Aujourd’hui, rencontre avec l’historienne et sociologue Catherine Bertho-Lavenir, spécialiste de l’histoire des techniques. Elle est l’auteur de Histoire des médias, de Diderot à Internet et La roue et le stylo. Comment nous sommes devenus touristes. Elle participe à l’aventure des cahiers de médiologie sur la route et le voyageur.
Alphonse Coulot : Vous avez participé aux Cahiers de Médiologie sur l’automobile, il y a 25 ans. Et vous y publiez notamment des travaux sur le rôle de la mobilité routière dans la découverte de la « France Profonde » (le mot est de vous). La mobilité routière a donc un rôle dans la découverte d’un territoire et son appropriation ? Vous parlez dans ce texte d’« interstices », pour désigner les traces du passé encore à l’abri des regards, que la route et l’automobile ont dévoilées. Le lien entre mobilité routière et histoire du pays est-il bien établi ?
Catherine Bertho-Lavenir : L’Histoire de la mobilité illustre tout-à-fait cette idée que la route participe activement à la découverte d’un territoire et à son appropriation. Dès lors qu’on peut aller quelque part, on découvre les lieux, comme les Alpes au 19ème siècle. C’est une histoire à lire évidement avec celle des réseaux (postal, électrique, et évidemment routier). C’est une histoire politique commune.
Les grandes routes radiales du territoire sont d’abord décidées au moment de la monarchie absolue, à partir de la fin du 17ème siècle. Ce sont les fameuses routes “nationales” ! Bien plus tard, la grande décentralisation qui démarre dans les années 1980 a dû participer à la dénomination de ces routes nationales.
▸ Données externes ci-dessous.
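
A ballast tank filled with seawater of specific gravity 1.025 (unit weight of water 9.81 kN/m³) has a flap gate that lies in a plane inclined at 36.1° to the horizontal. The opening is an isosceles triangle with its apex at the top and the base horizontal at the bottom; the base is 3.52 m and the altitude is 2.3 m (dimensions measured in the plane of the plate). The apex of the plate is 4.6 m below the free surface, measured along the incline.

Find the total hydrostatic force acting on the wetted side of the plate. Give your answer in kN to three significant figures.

γ = 1.025 × 9.81 = 10.05525 kN/m³.
Let θ = 36.1° be the plate's angle to the horizontal; measure y along the incline from where the plane meets the free surface. Vertical depth h = y·sinθ with sinθ = 0.589196.
With the apex up, the centroid sits 2h/3 = 2 × 2.3/3 = 1.53333 m below the apex, so y_c = 4.6 + 1.53333 = 6.13333 m and h_c = 6.13333 × 0.589196 = 3.61373 m.
A = ½ × 3.52 × 2.3 = 4.048 m².
Resultant F = γ·h_c·A = 10.05525 × 3.61373 × 4.048 = 147.092 kN.

F ≈ 147 kN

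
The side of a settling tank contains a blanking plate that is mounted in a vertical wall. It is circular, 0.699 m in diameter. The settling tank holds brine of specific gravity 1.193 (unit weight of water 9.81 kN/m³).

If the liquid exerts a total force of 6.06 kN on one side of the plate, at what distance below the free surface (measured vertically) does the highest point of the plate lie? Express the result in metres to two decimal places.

d_top ≈ 1.00 m

γ = 1.193 × 9.81 = 11.70333 kN/m³.
A = π(0.3495)² = 0.383746 m².
From F = γ·h_c·A, the centroid depth is h_c = 6.06/(11.70333 × 0.383746) = 1.34933 m.
The centroid is at the centre, 0.3495 m below the top of the plate, so the highest point sits at h_top = 1.34933 − 0.3495 = 0.99983 m below the surface.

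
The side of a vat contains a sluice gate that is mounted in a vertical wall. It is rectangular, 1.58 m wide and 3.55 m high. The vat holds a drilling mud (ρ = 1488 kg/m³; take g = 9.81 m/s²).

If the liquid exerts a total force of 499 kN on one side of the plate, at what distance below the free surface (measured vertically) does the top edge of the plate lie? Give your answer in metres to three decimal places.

γ = ρg = 1488 × 9.81 / 1000 = 14.59728 kN/m³.
A = 1.58 × 3.55 = 5.609 m².
From F = γ·h_c·A, the centroid depth is h_c = 499/(14.59728 × 5.609) = 6.09457 m.
The centroid lies 3.55/2 = 1.775 m below the top edge, so the top edge sits at h_top = 6.09457 − 1.775 = 4.31957 m below the surface.

d_top ≈ 4.320 m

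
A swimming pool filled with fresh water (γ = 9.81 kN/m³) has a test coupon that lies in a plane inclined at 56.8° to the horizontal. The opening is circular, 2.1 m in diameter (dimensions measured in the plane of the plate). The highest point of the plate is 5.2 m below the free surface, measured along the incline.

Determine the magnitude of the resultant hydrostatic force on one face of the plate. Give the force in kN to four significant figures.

F ≈ 177.7 kN

γ = 9.81 kN/m³.
Let θ = 56.8° be the plate's angle to the horizontal; measure y along the incline from where the plane meets the free surface. Vertical depth h = y·sinθ with sinθ = 0.836764.
The centroid is at the centre, 1.05 m below the top of the plate, so y_c = 5.2 + 1.05 = 6.25 m and h_c = 6.25 × 0.836764 = 5.22978 m.
A = π(1.05)² = 3.46361 m².
Resultant F = γ·h_c·A = 9.81 × 5.22978 × 3.46361 = 177.698 kN.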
Essayez de suivre une route nationale de Paris à Marseille : à chaque département, on change de numéro, ce qui participe à la fragmentation du territoire !
Il est aussi très intéressant de voir que, dans l’Histoire des réseaux, on repère une tendance : chaque réseau est d’abord créé, puis abandonné…puis recréé ! Entre 1850 et 1880, en France, on crée un réseau de chemin de fer connecté au réseau européen, et on abandonne progressivement les diligences et leur très intense activité sur leurs routes. Lorsque l’automobile arrive, on se rend à nouveau sur ces grands axes routiers, désormais intéressants ! C’est très rapide, et à chaque fois se pose la question du partage des usages, de la vitesse… Nous sommes à un moment dans l’Histoire des mobilités où on questionne la place de la voiture en ville, sur la route… Mais la route, elle, ne va pas disparaitre pour autant ! De même, la négociation des différentes circulations en ville est un phénomène aussi vieux que la ville ! Tramways, cyclistes, chevaux, piétons, autobus…
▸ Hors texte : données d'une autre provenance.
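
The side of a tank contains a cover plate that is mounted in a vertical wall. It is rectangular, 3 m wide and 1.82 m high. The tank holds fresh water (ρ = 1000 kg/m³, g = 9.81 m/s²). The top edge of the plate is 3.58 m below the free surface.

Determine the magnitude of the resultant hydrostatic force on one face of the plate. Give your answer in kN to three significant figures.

γ = ρg = 1000 × 9.81 = 9810 N/m³ = 9.81 kN/m³.
The centroid lies 1.82/2 = 0.91 m below the top edge, so the centroid depth is h_c = 3.58 + 0.91 = 4.49 m.
A = 3 × 1.82 = 5.46 m².
Resultant F = γ·h_c·A = 9.81 × 4.49 × 5.46 = 240.496 kN.

F ≈ 240 kN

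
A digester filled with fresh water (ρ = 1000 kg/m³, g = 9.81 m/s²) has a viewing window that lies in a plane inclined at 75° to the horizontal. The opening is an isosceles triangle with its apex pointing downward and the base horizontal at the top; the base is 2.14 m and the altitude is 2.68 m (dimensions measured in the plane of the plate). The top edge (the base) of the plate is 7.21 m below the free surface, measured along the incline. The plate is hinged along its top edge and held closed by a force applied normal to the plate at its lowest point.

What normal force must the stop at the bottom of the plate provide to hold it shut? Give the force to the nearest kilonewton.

γ = ρg = 1000 × 9.81 = 9810 N/m³ = 9.81 kN/m³.
Let θ = 75° be the plate's angle to the horizontal; measure y along the incline from where the plane meets the free surface. Vertical depth h = y·sinθ with sinθ = 0.965926.
With the apex down, the centroid sits h/3 = 2.68/3 = 0.893333 m below the base (the top edge), so y_c = 7.21 + 0.893333 = 8.10333 m and h_c = 8.10333 × 0.965926 = 7.82722 m.
A = ½ × 2.14 × 2.68 = 2.8676 m².
Resultant F = γ·h_c·A = 9.81 × 7.82722 × 2.8676 = 220.189 kN.
I_c = b·h³/36 = 2.14 × 2.68³/36 = 1.14424 m⁴.
Centre of pressure: y_p = y_c + I_c/(y_c·A) = 8.10333 + 1.14424/(8.10333 × 2.8676) = 8.10333 + 0.0492419 = 8.15257 m along the plane.
The resultant acts 0.893333 + 0.0492419 = 0.942575 m (along the plate) below the hinge at the top edge, so the moment about the hinge is M = F × 0.942575 = 220.189 × 0.942575 = 207.545 kN·m.
A normal force at the bottom, 2.68 m from the hinge, must supply this moment: P = 207.545/2.68 = 77.4422 kN.

P ≈ 77 kN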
Enfin, votre mot d’interstice m’intéresse beaucoup : c’est lié à l’histoire de la technique. Par exemple, les premiers cyclistes, en 1890, sont des bourgeois soucieux de performance sportive et de plaisir de regarder des paysages. On construit des routes, avec les fameux Touring Clubs, pour découvrir des espaces plaisants, historiques… On ne passe pas par des cols pour aller plus vite, mais au contraire, pour découvrir. Et l’interstice est par définition attirante : discrète, cachée, pittoresque…Les routes dans les gorges du Tarn, ou dans le Larzac proviennent de ce trafic cycliste et automobile, très particulier ! La plupart des pays d’Europe ont aussi hérité de ces territoires riches de routes vers les interstices.
En Bretagne, lorsque nous avons goudronné les chemins de fer et les sorties de ferme, après les années 1960, nous avons ouvert des interstices à la route. Et c’est un exemple de désenclavement très important pour des petits véhicules agricoles, les vélos, et les fameuses mobylettes, qui s’avèrent très utiles pour toute une classe de population qui veut accéder à la mobilité, sur des petites routes…Il ne faut pas négliger la capacité formidable de ces petites routes à accueillir de très nombreux usagers variés.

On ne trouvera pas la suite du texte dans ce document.